Small-sample positive studies are more likely to be published: Among the included BASFI-related studies, both small-sample studies (32, 39) (sample size ≤ 30 cases) reported significant improvements in mobility. Potential small-sample negative studies or those showing no significant effect were not retrieved, leading to an overestimation of the pooled effect size.

Differences in clinical focus of outcome measures: Thoracic expansion, as a secondary outcome measure for axSpA, has received limited attention in previous studies. Some researchers may be more inclined to submit positive results, whilst studies reporting negative findings may be rejected by journals or not submitted due to perceived “insufficient academic value.”

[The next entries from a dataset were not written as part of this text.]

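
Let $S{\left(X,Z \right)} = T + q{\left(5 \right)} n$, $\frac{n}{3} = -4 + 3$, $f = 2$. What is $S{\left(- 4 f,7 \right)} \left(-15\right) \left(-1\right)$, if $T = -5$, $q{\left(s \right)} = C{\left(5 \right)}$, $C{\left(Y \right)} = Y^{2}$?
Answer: $-1200$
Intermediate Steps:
$q{\left(s \right)} = 25$ ($q{\left(s \right)} = 5^{2} = 25$)
$n = -3$ ($n = 3 \left(-4 + 3\right) = 3 \left(-1\right) = -3$)
$S{\left(X,Z \right)} = -80$ ($S{\left(X,Z \right)} = -5 + 25 \left(-3\right) = -5 - 75 = -80$)
$S{\left(- 4 f,7 \right)} \left(-15\right) \left(-1\right) = \left(-80\right) \left(-15\right) \left(-1\right) = 1200 \left(-1\right) = -1200$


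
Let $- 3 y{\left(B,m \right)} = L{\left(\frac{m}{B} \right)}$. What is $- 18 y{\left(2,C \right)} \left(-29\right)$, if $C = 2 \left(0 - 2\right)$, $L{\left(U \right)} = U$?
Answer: $348$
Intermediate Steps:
$C = -4$ ($C = 2 \left(-2\right) = -4$)
$y{\left(B,m \right)} = - \frac{m}{3 B}$ ($y{\left(B,m \right)} = - \frac{m \frac{1}{B}}{3} = - \frac{m}{3 B}$)
$- 18 y{\left(2,C \right)} \left(-29\right) = - 18 \left(\left(- \frac{1}{3}\right) \left(-4\right) \frac{1}{2}\right) \left(-29\right) = \left(-18\right) \frac{2}{3} \left(-29\right) = \left(-12\right) \left(-29\right) = 348$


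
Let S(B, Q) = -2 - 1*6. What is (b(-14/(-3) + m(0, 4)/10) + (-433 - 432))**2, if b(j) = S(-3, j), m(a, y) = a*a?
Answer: 762129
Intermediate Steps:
m(a, y) = a**2
S(B, Q) = -8 (S(B, Q) = -2 - 6 = -8)
b(j) = -8
(b(-14/(-3) + m(0, 4)/10) + (-433 - 432))**2 = (-8 + (-433 - 432))**2 = (-8 - 865)**2 = (-873)**2 = 762129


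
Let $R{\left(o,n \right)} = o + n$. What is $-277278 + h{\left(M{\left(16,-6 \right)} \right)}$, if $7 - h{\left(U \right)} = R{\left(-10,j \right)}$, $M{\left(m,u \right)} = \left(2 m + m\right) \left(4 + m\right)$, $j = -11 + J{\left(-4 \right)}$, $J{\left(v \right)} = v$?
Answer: $-277246$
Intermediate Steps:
$j = -15$ ($j = -11 - 4 = -15$)
$M{\left(m,u \right)} = 3 m \left(4 + m\right)$
$R{\left(o,n \right)} = n + o$
$h{\left(U \right)} = 32$ ($h{\left(U \right)} = 7 - \left(-15 - 10\right) = 7 - -25 = 7 + 25 = 32$)
$-277278 + h{\left(M{\left(16,-6 \right)} \right)} = -277278 + 32 = -277246$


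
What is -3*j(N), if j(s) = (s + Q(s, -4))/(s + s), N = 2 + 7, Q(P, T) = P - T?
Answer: -11/3 ≈ -3.6667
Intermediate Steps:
N = 9
j(s) = (4 + 2*s)/(2*s) (j(s) = (s + (s - 1*(-4)))/(s + s) = (s + (s + 4))/((2*s)) = (s + (4 + s))*(1/(2*s)) = (4 + 2*s)*(1/(2*s)) = (4 + 2*s)/(2*s))
-3*j(N) = -3*(2 + 9)/9 = -11/3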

Inadequate inclusion of grey literature: This study only searched mainstream English databases and did not include grey literature such as unpublished research reports or conference abstracts, potentially omitting some negative results.

Impact on BASFI: According to the GRADE assessment, the quality of evidence for BASFI was rated as low (the primary reasons for downgrading included risk of bias and publication bias). Publication bias may lead to an overestimation of the effect size for exercise on improvements in physical function. Clinicians should note that the actual improvement in daily functioning for axSpA patients may be slightly lower than the pooled effect size reported in this study (SMD = –0.37).

Impact on thoracic expansion: The evidence quality for thoracic expansion is very low (downgraded due to risk of bias, publication bias, and imprecision), with the pooled effect size (SMD = 0.35) being the least reliable. Given that only four studies (30, 34, 35, 39) related to thoracic expansion were included, with a total sample size of 168 patients, the small sample size combined with potential publication bias may have amplified the effect size. Clinical decision-making should therefore incorporate individual patient respiratory function assessments and should not rely solely on the findings of this study.